BY: ELISHA BROWN & JENNA CALDWELL
Celebrated journalist Jelani Cobb recently took on the heavy burden of covering the federal trial of Dylann Roof — the 22-year-old white supremacist who was sentenced to the death penalty for shooting nine black people in a Charleston, South Carolina church in 2015.
Enduring the emotional and mental strain of this case, Cobb flew to the west coast, as far away from the south as he could.
When he arrived in San Francisco for an appointment, Cobb realized he hadn't talked to anyone all day and made conversation with the bellman in his hotel. The New Yorker writer asked the man where he was from.
The bellman said that he was a native Charlestonian and his family knew librarian Cynthia Hurd, one of the nine churchgoers murdered during that fatal night on June 17, 2015.
At last Thursday night's "The Half Life of Freedom" lecture in the Katzen Arts Center, Cobb told that story while also highlighting that racism isn't just regional — it's fundamental to the history of the United States.
Before Cobb wrote about race and politics for New York Magazine, he received his undergraduate degree from Howard University. Though he started off as more of a historian who dabbled in writing, one of Cobb's first journalism jobs was at the alt-weekly Washington City Paper.
Today, Cobb is viewed as one of the nation's most prolific writers on race and politics in American society. The Queens native was also featured in Ava Duvernay's Oscar-nominated "13th," a Netflix documentary that draws out the parallels between slavery and mass incarceration, while simultaneously exploring the intersection of race and justice the United States.
We spoke with Cobb after his keynote to see what he thinks about the future of the Black Lives Matter movement and press freedoms during the Trump administration.
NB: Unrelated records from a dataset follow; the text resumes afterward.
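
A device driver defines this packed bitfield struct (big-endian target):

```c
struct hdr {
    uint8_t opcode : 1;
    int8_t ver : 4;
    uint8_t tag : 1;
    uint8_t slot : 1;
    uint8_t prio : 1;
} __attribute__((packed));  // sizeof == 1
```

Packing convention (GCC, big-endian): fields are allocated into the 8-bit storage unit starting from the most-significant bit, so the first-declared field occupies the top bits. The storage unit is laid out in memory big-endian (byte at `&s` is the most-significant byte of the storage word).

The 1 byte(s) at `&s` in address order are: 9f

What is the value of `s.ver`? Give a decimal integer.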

Elisha Brown, Co-Editor-in-Chief: Last year you released a long-form piece on Black Lives Matter. Now that Trump is in The White House, what do you think the future of Black Lives Matter is?
Cobb: We should be very concerned about the language that's being used around [Black Lives Matter] and possibly them being stigmatized as terroristic or anti-police and so on. That is something that's very concerning. But I also think that this is the point where the contradictions have become so apparent that you can't stop the movement from flourishing. People can see what's happening and they can disseminate— they can share what's happening. So it's going to be very difficult to take the oxygen away from that movement. But we should be resolute and we should be [focused on] whether or not [people are] being arrested and whether or not they're being harassed. All these things are liable, likely possible to happen because of the tenor of politics in the country right now.
Elisha: In one of your recent articles, you talked about "fake news" being turned into a euphemism of sorts. What do you mean by that?
Cobb: We used to have this thing called propaganda, [but] now we call it fake news. I think we are uncomfortable with that word. Essentially what we're talking about is propaganda, [as well as] propaganda war and conflicts. We should be very straightforward about that and willing to kind of confront it for what it is...that's what I meant by that.
Jenna Caldwell, Engagement Editor: Anti-blackness has been pretty historic within the U.S., but we also see it globally. You said you went to Russia earlier, which has been called a "racist state." How do you think this global anti-blackness has come about, especially in places where black people have never occupied, like eastern Asia?
Cobb: Yes so there's racism in Russia, but it's hard to put that within the context of global anti-blackness because the primary form of racism there is directed at Asians, not black people. There's a much more intimate history between Asians and white Russians and that's kind of the main source of conflict there. [Additionally,] the Soviet Union had this long history of anti-racism. A kind of younger generation is breaking [away from] this past that the Soviets had in terms of anti-colonialism, civil rights and so on, [which] is part of that dynamic as well. Even though there is racism there, we shouldn't confuse that with the sort of racism of the transatlantic trade slave, through slavery, Jim Crow and whatever kind of variety we see here, or the colonialism we see in the Caribbean and so on. It's a different kind of dynamic. But there is a good book called "Racisms" by [Francisco] Bethencourt . He talks about the way in which what we think of as racism now is very different from how it was historically conceptualized. And that's a good kind of starting point [for understanding this issue].